日別アーカイブ: 2020-05-10

立花隆『宇宙からの帰還』

この本は就職して間もない頃文庫本で読みました。すごく面白くて夢中で読んで部分的に何度か読み返しました。この本が退職後また気になってきて今年に入って単行本を買い求めました。1983年初版なので37年も前の本です。なぜこの本が気になってきたかというと、肢体不自由の子どもの教育のポイントをスライドにまとめていて「姿勢」と「抗重力」という言葉をキーワードとして入れるとき、なぜ重力なのかと疑問に思ってのことです。映画「ゼログラビティ―」のシーンも思い浮かびました。『宇宙からの帰還』を読んだ時も無重力の不思議さを考えました。この本だけでなく高橋隆著『磁力と重力の発見』(みすず書房 2003)や大栗博司著『重力とは何か アインシュタインから超弦理論へ、宇宙の謎に迫る』(幻冬舎新書 2012)も買い求めました。地球上の何者も何物もが重力なしではこうしてあることはできない。普段は意識しない。

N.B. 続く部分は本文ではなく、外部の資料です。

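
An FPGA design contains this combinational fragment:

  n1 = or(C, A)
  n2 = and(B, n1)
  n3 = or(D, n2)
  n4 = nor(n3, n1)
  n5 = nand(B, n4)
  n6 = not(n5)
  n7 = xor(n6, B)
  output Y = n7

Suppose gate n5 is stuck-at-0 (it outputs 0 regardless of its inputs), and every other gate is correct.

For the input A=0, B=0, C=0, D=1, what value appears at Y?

Propagate with n5 forced: n1=0, n2=0, n3=1, n4=0, n5=0 [stuck-at-0], n6=1, n7=1.
So Y = 1. (Without the fault it would be 0.)

1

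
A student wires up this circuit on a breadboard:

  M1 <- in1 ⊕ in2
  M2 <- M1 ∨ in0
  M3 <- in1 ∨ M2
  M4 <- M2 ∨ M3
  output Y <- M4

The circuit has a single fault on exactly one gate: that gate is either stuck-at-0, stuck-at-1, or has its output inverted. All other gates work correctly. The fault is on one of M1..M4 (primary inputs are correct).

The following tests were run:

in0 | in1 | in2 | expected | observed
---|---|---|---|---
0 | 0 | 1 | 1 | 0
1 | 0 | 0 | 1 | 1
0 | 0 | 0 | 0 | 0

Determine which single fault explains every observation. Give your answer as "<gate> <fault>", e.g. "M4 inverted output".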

でも、普段とは違うことをやろうとするとき、動きをとろうとするとき、重力は曲者となる。体調がよくないときやケガをしたときの動きづらさの黒幕は重力である。同時に助けられてはいるのだがこちらは意識されることはほぼない。さて、肢体不自由やASDの子どもはどうであろうかと考えたとき、重力はあまり味方になってくれているとは思えない。荒唐無稽な考え方かもしれないがそういう発想は彼ら彼女らが経験している世界に思いを馳せるとき何かしらの気づきにつながるように思うのです。抗重力を念頭において姿勢を整える補助を行うことで子どもの表情が変わったり手の操作性が上がるのは経験上認識していることです。『宇宙からの帰還』に登場する宇宙飛行士たちはまさに選ばれた人たちであって障害がある子どもたちとは「ちがう」のですが、宇宙を経験することが宇宙飛行士たちに与えたインパクトは無重力という要因なしではあり得なかったのではないかと仮定するとき、重力とうまく付き合えないようにも見える障害がある子どもたちの経験はどこかしら共通するものがあるように思います。肢体不自由の子どもたちといっしょにいるとき、この子は宇宙を飛んでいるのかもしれないなとその経験構造に思いを馳せてしまいます。